Carnet de route culturel (cinéma, musique, séries, art) et futilités. Et aussi une sélection cinéma gay (Gay themed movies, films LGBT)

Crédit Photo : SND
Dans une petite ville en Alaska, comme chaque année, les habitants s'apprêtent à vivre 30 jours dans l'obscurité. En effet, pendant cette période le soleil s'absente. La jeune et jolie Stella (Melissa George) rate à cause d'un accident son avion et se retrouve bloquée dans la ville.
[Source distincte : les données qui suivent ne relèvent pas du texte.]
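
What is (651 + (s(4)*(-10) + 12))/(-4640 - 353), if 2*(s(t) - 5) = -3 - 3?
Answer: -643/4993 ≈ -0.12878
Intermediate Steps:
s(t) = 2 (s(t) = 5 + (-3 - 3)/2 = 5 + (½)*(-6) = 5 - 3 = 2)
(651 + (s(4)*(-10) + 12))/(-4640 - 353) = (651 + (2*(-10) + 12))/(-4640 - 353) = (651 + (-20 + 12))/(-4993) = (651 - 8)*(-1/4993) = 643*(-1/4993) = -643/4993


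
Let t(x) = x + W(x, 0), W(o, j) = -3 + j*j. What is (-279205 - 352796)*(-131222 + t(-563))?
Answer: 83290147788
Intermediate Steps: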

L'occasion pour elle de recroiser son ex , Eben (Josh Hartnett), sur qui elle ne semble pas avoir tiré un trait. Mais leur histoire d'amour devra se faire attendre puisque d'étranges évènements surviennent dans la ville. De nombreux habitants se sont fait tués et dévorés par une bande de sauvages. En fait il s'agit de vampires qui ont bien soif de sang et qui comptent bien profiter de l'absence de lumière temporaire pour liquider toute la ville. Eben et Stella, qui travaillent tout deux pour la sécurité de la ville, vont essayer de protéger leur entourage et les habitants en trouvant une bonne cachette. Mais ils vont rapidement comprendre que la partie est loin d'être gagnée, les vampires étant plus forts et habiles qu'eux. La fin de l'Alaska est-elle proche ?
30 jours de nuit s'aventure sur le terrain du film de vampires, genre bourré d'oeuvres cultes et au thème vu et revu. Soyons clair : ce n'est pas le scénario qui va faire la différence. On est plutôt face au minimum syndical scénaristique. Une jolie blonde, un ex protecteur, des gens qui meurent, des vampires, un jeu du chat et de la souris, quelques explosions, pas mal de sang. Mais si l'histoire ne révèle guère de surprises, la réalisation apporte beaucoup de force. Sans être trop effrayant ou trop gore, le film de David Slade s'avère être particulièrement beau. Photographie classe, effets spéciaux assez splendides (on ne se lasse pas de la neige). On sent que le réalisateur a voulu en mettre plein les yeux aux fans de la BD dont est tirée son oeuvre. Le spectacle étant assez divertissant , avec quelques passages second degré, on ne fera donc pas la fine bouche sur ce long-métrage à l'esthétique très travaillée et au jeu des acteurs tout ce qu'il y a de plus honorable. Un sympathique pop-corn movie.